Lukaszewski: Via Crucis (CD Review - Gramophone Magazine, 2009)

Memorable and impressive moments - but no big sweep to these stations

Hyperion's earlier disc of Lukaszewski's music (A/08) left me feeling that the Polish composer's idiom was short-breathed, although highly effective at conjuring up specific atmospheric moments. This second disc, whose theme is the Stations of the Cross (15 rather than 14 in Lukaszewski's version), does not radically alter my opinion. He's clearly a composer deeply informed by the liturgical and musical traditions of Polish Roman Catholicism, and also one who has a profound understanding of the technical and emotional range of the human voice. Thus the almost point-by-point illustration of his Via Crucis, is no surprise, and the dexterity of the orchestration only serves to reinforce the fact. What I really miss is any sense of a big sweep, a movement from here to there (which ritual repetition does not obligatorily negate).

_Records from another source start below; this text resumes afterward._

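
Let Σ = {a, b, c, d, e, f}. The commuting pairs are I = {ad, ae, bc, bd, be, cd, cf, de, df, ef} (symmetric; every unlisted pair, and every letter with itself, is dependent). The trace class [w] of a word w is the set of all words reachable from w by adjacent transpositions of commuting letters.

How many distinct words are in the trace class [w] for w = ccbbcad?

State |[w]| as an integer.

70

#0=c has no predecessor
#1=c depends on [0:c]
#2=b has no predecessor
#3=b depends on [2:b]
#4=c depends on [1:c]
#5=a depends on [3:b, 4:c]
#6=d has no predecessor
sources: [0:c, 2:b, 6:d]
N(rest) = Σ N(rest − s) over sources s of rest; N(one piece) = 1:
  size 1 → [5]=1  [6]=1
  size 2 → [3,5]=1  [4,5]=1  [5,6]=2
  size 3 → [1,4,5]=1  [2,3,5]=1  [3,4,5]=2  [3,5,6]=3  [4,5,6]=3
  size 4 → [0,1,4,5]=1  [1,3,4,5]=3  [1,4,5,6]=4  [2,3,4,5]=3  [2,3,5,6]=4  [3,4,5,6]=8
  size 5 → [0,1,3,4,5]=4  [0,1,4,5,6]=5  [1,2,3,4,5]=6  [1,3,4,5,6]=15  [2,3,4,5,6]=15
  first=0(c) contributes 36
  first=2(b) contributes 24
  first=6(d) contributes 10
|[w]| = 70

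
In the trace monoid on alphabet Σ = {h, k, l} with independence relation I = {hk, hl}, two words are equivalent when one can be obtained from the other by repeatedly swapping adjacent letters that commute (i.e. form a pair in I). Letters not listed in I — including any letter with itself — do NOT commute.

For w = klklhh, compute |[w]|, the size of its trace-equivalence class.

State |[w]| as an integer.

15

drop 0:k onto floor
drop 1:l onto {0:k}
drop 2:k onto {1:l}
drop 3:l onto {2:k}
drop 4:h onto floor
drop 5:h onto {4:h}
ground layer = {0:k, 4:h}
drop-orders for the pieces not yet dropped (sum over which currently-grounded one goes next):
  1 to go: {3} 1  {5} 1
  2 to go: {2,3} 1  {3,5} 2  {4,5} 1
  3 to go: {1,2,3} 1  {2,3,5} 3  {3,4,5} 3
  4 to go: {0,1,2,3} 1  {1,2,3,5} 4  {2,3,4,5} 6
  if 0:k drops first: 10 orders
  if 4:h drops first: 5 orders
heap linearizations: 15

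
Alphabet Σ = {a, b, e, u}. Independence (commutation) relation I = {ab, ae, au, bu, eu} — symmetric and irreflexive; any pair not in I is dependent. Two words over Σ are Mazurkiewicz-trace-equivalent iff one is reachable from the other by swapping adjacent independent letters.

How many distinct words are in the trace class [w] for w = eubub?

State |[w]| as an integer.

drop 0:e onto floor
drop 1:u onto floor
drop 2:b onto {0:e}
drop 3:u onto {1:u}
drop 4:b onto {2:b}
ground layer = {0:e, 1:u}
drop-orders for the pieces not yet dropped (sum over which currently-grounded one goes next):
  1 to go: {3} 1  {4} 1
  2 to go: {1,3} 1  {2,4} 1  {3,4} 2
  3 to go: {0,2,4} 1  {1,3,4} 3  {2,3,4} 3
  if 0:e drops first: 6 orders
  if 1:u drops first: 4 orders
heap linearizations: 10

10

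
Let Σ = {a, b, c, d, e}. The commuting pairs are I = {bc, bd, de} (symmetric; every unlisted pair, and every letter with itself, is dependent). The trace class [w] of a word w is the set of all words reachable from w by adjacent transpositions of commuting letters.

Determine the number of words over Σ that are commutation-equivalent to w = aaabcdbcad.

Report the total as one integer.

10

piece 0:a — minimal
piece 1:a rests on {0:a}
piece 2:a rests on {1:a}
piece 3:b rests on {2:a}
piece 4:c rests on {2:a}
piece 5:d rests on {4:c}
piece 6:b rests on {3:b}
piece 7:c rests on {5:d}
piece 8:a rests on {6:b, 7:c}
piece 9:d rests on {8:a}
minimal pieces: {0:a}
ways to finish when only these pieces remain (= sum over removing one remaining piece with nothing left below it):
  1 left: {9}→1
  2 left: {8,9}→1
  3 left: {6,8,9}→1  {7,8,9}→1
  4 left: {3,6,8,9}→1  {5,7,8,9}→1  {6,7,8,9}→2
  5 left: {3,6,7,8,9}→3  {4,5,7,8,9}→1  {5,6,7,8,9}→3
  6 left: {3,5,6,7,8,9}→6  {4,5,6,7,8,9}→4
  7 left: {3,4,5,6,7,8,9}→10
  8 left: {2,3,4,5,6,7,8,9}→10
  placing 0:a first → 10 extensions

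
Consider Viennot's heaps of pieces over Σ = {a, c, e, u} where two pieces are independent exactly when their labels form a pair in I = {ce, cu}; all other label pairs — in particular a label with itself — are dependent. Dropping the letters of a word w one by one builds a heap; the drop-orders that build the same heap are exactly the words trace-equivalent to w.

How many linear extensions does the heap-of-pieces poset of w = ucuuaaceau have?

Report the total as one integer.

0(u) covers ∅
1(c) covers ∅
2(u) covers 0:u
3(u) covers 2:u
4(a) covers 1:c, 3:u
5(a) covers 4:a
6(c) covers 5:a
7(e) covers 5:a
8(a) covers 6:c, 7:e
9(u) covers 8:a
floor of heap: 0:u, 1:c
completions by unplaced set U, small U first (add the entries for U minus each lowest piece of U):
  |U|=1: {9}:1
  |U|=2: {8,9}:1
  |U|=3: {6,8,9}:1  {7,8,9}:1
  |U|=4: {6,7,8,9}:2
  |U|=5: {5,6,7,8,9}:2
  |U|=6: {4,5,6,7,8,9}:2
  |U|=7: {1,4,5,6,7,8,9}:2  {3,4,5,6,7,8,9}:2
  |U|=8: {1,3,4,5,6,7,8,9}:4  {2,3,4,5,6,7,8,9}:2
  start at 0(u): 6
  start at 1(c): 2
sum over floor = 8

8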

Thus I limit myself to enjoying (greatly) smaller-scale units within the work, such as the bewildered muttering of the soloists in "Quis credidit autitui nostro?" or the shining writing for the countertenor Evangelist (performed by the outstanding Iestyn Davies) in "Universa turba", or - and this is important - the Resurrectional blaze of the final "Christus vincit". This string of moments, by turns bright and opressively dark, dramatic and reflective, receives a performance of the very deepest conviction by Polyphony and the Britten Sinfonia under Stephen Layton, and the recorded sound is wonderful.